Lachend lag Premieren-Champion Jack Draper auf dem Tennis-Rasen. Seinen Schläger hatte der Brite weggeworfen, sich selbst vor Freude auf den Boden sacken lassen. In Stuttgart hat der 22-Jährige seinen ersten ATP-Titel gefeiert. Mit 3:6, 7:6 (7:5), 6:4 bezwang Draper am Sonntag im Endspiel den favorisierten zweimaligen Stuttgart-Champion Matteo Berrettini aus Italien. Am Ende einer Tennis-Woche mit der Absage von Alexander Zverev und der Erkrankung von Jan-Lennard Struff kürte sich die neue britische Nummer eins zum Überraschungschampion.

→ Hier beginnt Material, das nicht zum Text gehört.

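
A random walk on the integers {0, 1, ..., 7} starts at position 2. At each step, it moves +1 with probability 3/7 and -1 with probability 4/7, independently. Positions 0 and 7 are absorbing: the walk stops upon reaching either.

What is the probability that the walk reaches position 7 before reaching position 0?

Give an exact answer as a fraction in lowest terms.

Biased walk: p = 3/7, q = 4/7, r = q/p = 4/3
Gambler's ruin: P(hit 7 before 0 | start at 2) = (1 - r^a)/(1 - r^N)
r^2 = 16/9; r^7 = 16384/2187
P = (1 - 16/9) / (1 - 16384/2187) = -7/9 / -14197/2187 = 1701/14197

Answer: 1701/14197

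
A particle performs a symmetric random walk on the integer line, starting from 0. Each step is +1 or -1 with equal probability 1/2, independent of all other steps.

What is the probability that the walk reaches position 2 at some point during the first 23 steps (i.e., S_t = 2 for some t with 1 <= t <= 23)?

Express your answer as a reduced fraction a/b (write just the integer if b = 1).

Answer: 1421113/2097152

Derivation:
Count via complement. Let g(t,s) = #length-t paths at position s with S_1..S_t all ≠ 2.
g(t,s) = g(t-1,s-1) + g(t-1,s+1) for s ≠ 2; g(t,2) = 0.
t=0: g(0,0)=1
t=1: g(1,-1)=1 g(1,1)=1
t=2: g(2,-2)=1 g(2,0)=2
t=3: g(3,-3)=1 g(3,-1)=3 g(3,1)=2
t=4: g(4,-4)=1 g(4,-2)=4 g(4,0)=5
t=5: g(5,-5)=1 g(5,-3)=5 g(5,-1)=9 g(5,1)=5
t=6: g(6,-6)=1 g(6,-4)=6 g(6,-2)=14 g(6,0)=14
t=7: g(7,-7)=1 g(7,-5)=7 g(7,-3)=20 g(7,-1)=28 g(7,1)=14
t=8: g(8,-8)=1 g(8,-6)=8 g(8,-4)=27 g(8,-2)=48 g(8,0)=42
t=9: g(9,-9)=1 g(9,-7)=9 g(9,-5)=35 g(9,-3)=75 g(9,-1)=90 g(9,1)=42
t=10: g(10,-10)=1 g(10,-8)=10 g(10,-6)=44 g(10,-4)=110 g(10,-2)=165 g(10,0)=132
t=11: g(11,-11)=1 g(11,-9)=11 g(11,-7)=54 g(11,-5)=154 g(11,-3)=275 g(11,-1)=297 g(11,1)=132
t=12: g(12,-12)=1 g(12,-10)=12 g(12,-8)=65 g(12,-6)=208 g(12,-4)=429 g(12,-2)=572 g(12,0)=429
t=13: g(13,-13)=1 g(13,-11)=13 g(13,-9)=77 g(13,-7)=273 g(13,-5)=637 g(13,-3)=1001 g(13,-1)=1001 g(13,1)=429
t=14: g(14,-14)=1 g(14,-12)=14 g(14,-10)=90 g(14,-8)=350 g(14,-6)=910 g(14,-4)=1638 g(14,-2)=2002 g(14,0)=1430
t=15: g(15,-15)=1 g(15,-13)=15 g(15,-11)=104 g(15,-9)=440 g(15,-7)=1260 g(15,-5)=2548 g(15,-3)=3640 g(15,-1)=3432 g(15,1)=1430
t=16: g(16,-16)=1 g(16,-14)=16 g(16,-12)=119 g(16,-10)=544 g(16,-8)=1700 g(16,-6)=3808 g(16,-4)=6188 g(16,-2)=7072 g(16,0)=4862
t=17: g(17,-17)=1 g(17,-15)=17 g(17,-13)=135 g(17,-11)=663 g(17,-9)=2244 g(17,-7)=5508 g(17,-5)=9996 g(17,-3)=13260 g(17,-1)=11934 g(17,1)=4862
t=18: g(18,-18)=1 g(18,-16)=18 g(18,-14)=152 g(18,-12)=798 g(18,-10)=2907 g(18,-8)=7752 g(18,-6)=15504 g(18,-4)=23256 g(18,-2)=25194 g(18,0)=16796
t=19: g(19,-19)=1 g(19,-17)=19 g(19,-15)=170 g(19,-13)=950 g(19,-11)=3705 g(19,-9)=10659 g(19,-7)=23256 g(19,-5)=38760 g(19,-3)=48450 g(19,-1)=41990 g(19,1)=16796
t=20: g(20,-20)=1 g(20,-18)=20 g(20,-16)=189 g(20,-14)=1120 g(20,-12)=4655 g(20,-10)=14364 g(20,-8)=33915 g(20,-6)=62016 g(20,-4)=87210 g(20,-2)=90440 g(20,0)=58786
t=21: g(21,-21)=1 g(21,-19)=21 g(21,-17)=209 g(21,-15)=1309 g(21,-13)=5775 g(21,-11)=19019 g(21,-9)=48279 g(21,-7)=95931 g(21,-5)=149226 g(21,-3)=177650 g(21,-1)=149226 g(21,1)=58786
t=22: g(22,-22)=1 g(22,-20)=22 g(22,-18)=230 g(22,-16)=1518 g(22,-14)=7084 g(22,-12)=24794 g(22,-10)=67298 g(22,-8)=144210 g(22,-6)=245157 g(22,-4)=326876 g(22,-2)=326876 g(22,0)=208012
t=23: g(23,-23)=1 g(23,-21)=23 g(23,-19)=252 g(23,-17)=1748 g(23,-15)=8602 g(23,-13)=31878 g(23,-11)=92092 g(23,-9)=211508 g(23,-7)=389367 g(23,-5)=572033 g(23,-3)=653752 g(23,-1)=534888 g(23,1)=208012
Paths never hitting 2: Σ_s g(23,s) = 2704156
Paths hitting 2: 2^23 - 2704156 = 5684452
P = 5684452/8388608 = 1421113/2097152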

»Es ist unglaublich«, sagte Draper nach seinem Erfolg vor knapp 6000 Zuschauern auf dem ausverkauften Center Court: »Ich bin so glücklich, meinen ersten Titel gewonnen zu haben.« Auf der Siegerliste in Stuttgart zu stehen, bedeute ihm viel, meinte Draper, der prominente Vorgänger wie die beiden Tennisstars Roger Federer (2018) und Rafael Nadal (2005, 2007, 2015) hat.
Rekord bleibt bei Nadal
Draper verbaute mit seinem Coup dem früheren Wimbledon-Finalisten Berrettini den Weg zum erhofften dritten Titel in Stuttgart nach 2019 und 2022. Nadals Bestmarke mit drei Stuttgart-Siegen bleibt damit vorerst unberührt. Neben dem Preisgeld von 111.785 Euro darf sich Draper darüber freuen, am Montag erstmals in die Top 30 vorzurücken. Zudem wird er in der neuen Tennis-Weltrangliste zum ersten Mal die neue britische Nummer eins.

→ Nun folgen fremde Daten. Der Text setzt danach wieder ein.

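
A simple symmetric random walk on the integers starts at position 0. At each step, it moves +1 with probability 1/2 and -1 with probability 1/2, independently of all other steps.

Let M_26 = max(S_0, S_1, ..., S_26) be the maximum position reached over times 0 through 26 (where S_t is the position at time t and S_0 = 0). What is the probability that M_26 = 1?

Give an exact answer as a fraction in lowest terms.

Let M_26 = max(S_0,...,S_26). Use the reflection principle: for j ≥ 1, #{paths with M_26 ≥ j} = #{S_26 ≥ j} + #{S_26 ≥ j+1}.
By reflection, #{M_26 ≥ 1} = #{S_26 ≥ 1} + #{S_26 ≥ 2} = 28354132 + 28354132 = 56708264.
#{M_26 ≥ 2} = #{S_26 ≥ 2} + #{S_26 ≥ 3} = 28354132 + 18696432 = 47050564.
#{M_26 = 1} = 56708264 - 47050564 = 9657700.
P(M_26 = 1) = 9657700/67108864 = 2414425/16777216

Answer: 2414425/16777216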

Mit seinem ungewohnten Linkshänder-Aufschlag, der sich anders dreht als ein Rechtshänder-Aufschlag, hatte der junge Brite in den vergangenen Tagen einen Gegner nach dem anderen zum Verzweifeln gebracht. Gegen Berrettini leistete er sich im ersten Satz eine kurze Schwächephase, als er mit zwei Doppelfehlern mithalf und das Break zum 1:3 kassierte. Berrettinis aggressive Vorhand führte zudem immer wieder zu Punktgewinnen.

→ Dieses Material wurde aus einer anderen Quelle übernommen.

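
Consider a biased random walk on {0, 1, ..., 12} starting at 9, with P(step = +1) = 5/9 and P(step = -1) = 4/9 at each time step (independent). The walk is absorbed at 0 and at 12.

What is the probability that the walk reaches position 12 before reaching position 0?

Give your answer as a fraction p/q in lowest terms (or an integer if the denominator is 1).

Answer: 3465125/3727269

Derivation:
Biased walk: p = 5/9, q = 4/9, r = q/p = 4/5
Gambler's ruin: P(hit 12 before 0 | start at 9) = (1 - r^a)/(1 - r^N)
r^9 = 262144/1953125; r^12 = 16777216/244140625
P = (1 - 262144/1953125) / (1 - 16777216/244140625) = 1690981/1953125 / 227363409/244140625 = 3465125/3727269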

Nach zwei verlorenen ATP-Endspielen hatte sich Draper vorgenommen, selbst die Initiative zu ergreifen und nicht auf die Fehler des Gegners zu warten. Im zweiten Satz kam er besser in die Partie, steigerte sich zunehmend. Im entscheidenden Durchgang gelang es dem Briten, Berrettini zum 4:3 ein einziges Mal den Aufschlag abzunehmen. Es war die Entscheidung. »Das tut ein bisschen weh«, räumte der traurige Berrettini ein, der in den vergangenen Jahren immer wieder von Verletzungen zurückgeworfen wurde. Auch vor dem Stuttgarter Turnier hatte er pausieren müssen.
Fragezeichen hinter Zverevs Teilnahme
53.000 Zuschauer in der Woche sorgten für eine so hohe Zuschauerzahl, wie es sie seit der Corona-Krise nicht mehr gegeben hatte. Die Veranstalter und der TC Weissenhof verlängerten ihren Vertrag zur Zusammenarbeit bis 2030, die Anlage soll in den kommenden Jahren an Wimbledon-Charme gewinnen. Die Zverev-Absage hatte das Event allerdings »sichtlich getroffen«, wie Turnierdirektor Edwin Weindorfer einräumte.
Generell forderte Weindorfer striktere Strafen für die Profis bei Turnier-Absagen, für Zverevs Verzicht hatte er so kurz nach dem verlorenen Fünf-Satz-Finale der French Open aber »im gewissen Maße« Verständnis. Zverevs Kommen 2025 ist allerdings trotz einer weiter laufenden Vereinbarung nicht sicher. Der Stuttgart-Termin liegt für die Grand-Slam-Finalisten in Paris in der direkt folgenden Woche ungünstig. »Wenn er wieder ins Finale ist, werden wir wieder zittern«, sagte Weindorfer.